General or broad-purpose nutrient data systems tend to focus on the data rather than on the details of interface with the user, although all systems must address this latter aspect. A number of papers given at the conference address the management issues (papers 7, 10, 12, and 13), others describe the magnitude and complexity of the task (papers 11, 15, and 17), and paper 21 focuses on the tools and concepts available to the system designer. The major points are summarized below, organized into the three categories of (a) the data themselves, (b) documentation of the data, and (c) preparation of subsets of the data.
The Data Themselves
The ideal general-purpose data base contains all the data that anyone might need, in a form that makes them readily accessible for any purpose. To approach this ideal it is necessary to be concerned with the following areas.
The data base must be updated continually and aggressively with new foods and new analyses, including re-analyses with better techniques, analyses of new products on the market, and new formulations of existing products. Thus standardized procedures must be implemented for routine collection of new nutrient information from available sources, including governmental publications, the scientific literature, and manufacturers'data on commercial products.
An important aspect of adding data to a data base is that each new piece of data must be carefully evaluated for reliability. Moreover, all nutrient data files should be routinely checked for consistency, to identify possible anomalies and errors in the data. Such procedures could include, for example, comparing nutrient values within food groups or comparing actual data with predicted values. Thus the sum of the weight of the macro-nutrients plus ash and water theoretically should be 100 grams, while the sum of the calorie contributions of each macronutrient (including alcohol) can be compared with the total value for calories.

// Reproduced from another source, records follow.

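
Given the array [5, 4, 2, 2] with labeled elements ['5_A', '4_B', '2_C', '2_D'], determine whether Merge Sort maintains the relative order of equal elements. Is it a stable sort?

Trace Merge Sort on the labeled array (the key is the number; the letter only tracks identity):
  Merge [5_A] + [4_B] -> [4_B, 5_A]
  Merge [2_C] + [2_D] -> [2_C, 2_D]
  Merge [4_B, 5_A] + [2_C, 2_D] -> [2_C, 2_D, 4_B, 5_A]
Final order: [2_C, 2_D, 4_B, 5_A]
Equal keys:
  value 2: originally 2_C, 2_D; after sorting 2_C, 2_D -> order preserved
All equal keys kept their original relative order. Merge Sort is stable: when the heads of the two halves are equal the merge takes from the left half first.
Answer: Stable


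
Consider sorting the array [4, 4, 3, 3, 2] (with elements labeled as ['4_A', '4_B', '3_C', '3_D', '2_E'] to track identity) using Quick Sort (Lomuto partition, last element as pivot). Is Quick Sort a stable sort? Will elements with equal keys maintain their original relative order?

Trace Quick Sort on the labeled array (the key is the number; the letter only tracks identity):
  Partition indices 0..4 around pivot 2_E -> [2_E, 4_B, 3_C, 3_D, 4_A]
  Partition indices 1..4 around pivot 4_A -> [2_E, 4_B, 3_C, 3_D, 4_A]
  Partition indices 1..3 around pivot 3_D -> [2_E, 3_C, 3_D, 4_B, 4_A]
Final order: [2_E, 3_C, 3_D, 4_B, 4_A]
Equal keys:
  value 3: originally 3_C, 3_D; after sorting 3_C, 3_D -> order preserved
  value 4: originally 4_A, 4_B; after sorting 4_B, 4_A -> order changed
Equal keys were reordered, so Quick Sort is not stable: partition swaps elements across long distances and can reorder equal keys. (One such input is enough; an unstable sort may happen to preserve order on other inputs, but it gives no guarantee.)
Answer: Not stable


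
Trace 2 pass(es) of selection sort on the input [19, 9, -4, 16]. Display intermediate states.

Pass 1: Select minimum -4 at index 2, swap -> [-4, 9, 19, 16]
Pass 2: Select minimum 9 at index 1, swap -> [-4, 9, 19, 16]


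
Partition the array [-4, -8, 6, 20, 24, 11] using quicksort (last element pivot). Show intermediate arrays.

Partition 1: pivot=11 at index 3 -> [-4, -8, 6, 11, 24, 20]
Partition 2: pivot=6 at index 2 -> [-4, -8, 6, 11, 24, 20]
Partition 3: pivot=-8 at index 0 -> [-8, -4, 6, 11, 24, 20]
Partition 4: pivot=20 at index 4 -> [-8, -4, 6, 11, 20, 24]


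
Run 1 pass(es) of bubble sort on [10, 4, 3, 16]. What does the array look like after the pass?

After pass 1: [4, 3, 10, 16] (2 swaps)
Total swaps: 2


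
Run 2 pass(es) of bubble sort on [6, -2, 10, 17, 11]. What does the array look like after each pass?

After pass 1: [-2, 6, 10, 11, 17] (2 swaps)
After pass 2: [-2, 6, 10, 11, 17] (0 swaps)
Total swaps: 2


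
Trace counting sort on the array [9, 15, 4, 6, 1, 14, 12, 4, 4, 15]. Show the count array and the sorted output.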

Having confidence in the individual data is one aspect of the question of the reliability of a data base. A cheek on the working of the entire data base, including a cheek on calculation procedures, can be provided by calculation of a selected, carefully constructed set of dietary records . Such a test should be routinely carried out, with disagreement between successive runs carefully investigated and explained.
General-purpose data bases need to contain information about the source and quality of each of their data points. At a minimum, the user should be able to trace back each piece of data either to a source document or, in the case of analytic data, a laboratory reference; or, if it is estimated, it should be possible to ascertain just how this was done and from what other data. Moreover, it is important to maintain older data as part of the system. In the case of foods and food preparations which have been modified or are no longer on the market, data should be retained for comparison purposes, and so that dietary information collected in the past can be evaluated.
Preparation of Data for the Ultimate User
A major responsibility of the general-purpose data system is to prepare subsets of its data for the "front-line" users - these are the special-purpose data bases mentioned above. In order to do this at all well, such a system must support a flexible query language, an information data base that adequately describes the data, and sufficient manipulative machinery. Areas of specific importance are:
Access to the Data
The system should provide a variety of different ways to access the data. For example, foods should be indexed by food group and type of processing and preparation undergone, as well as by common name and food code number. Moreover, linkages to other data, such as foodspecific quantity units, are also an essential part of retrieving the necessary data.
Aggregation of Data
Many users require data on quite general foods (for example, "apples" rather than "Red Delicious apples"). A general-purpose data base often contains some of these entries, with nutrient levels estimated by combining the data of several specific foods for which analytic data exist. It is essential that the data base include information on just how these estimations were calculated, and, further, that it provide the information, and perhaps the machinery, necessary for the users to make further combinations of data to suit their specific purposes.
Presentation of data, either on a screen or in hard-copy reports, needs to be flexible to permit the design of special-purpose formats to meet specific user needs. For example, options for presentation of data should permit the display of calculated nutrients as a percentage of calories, or other calculated combinations of nutrient values, such as saturated fat as a percentage of total fat or in ratio to polyunsaturated fat. Other options might include comparison of calculated nutrient intakes with recommended standards for specific age-sex groups, or the reporting of nutrients for each individual food item, for single meals, for single days, or for the average of multiple days.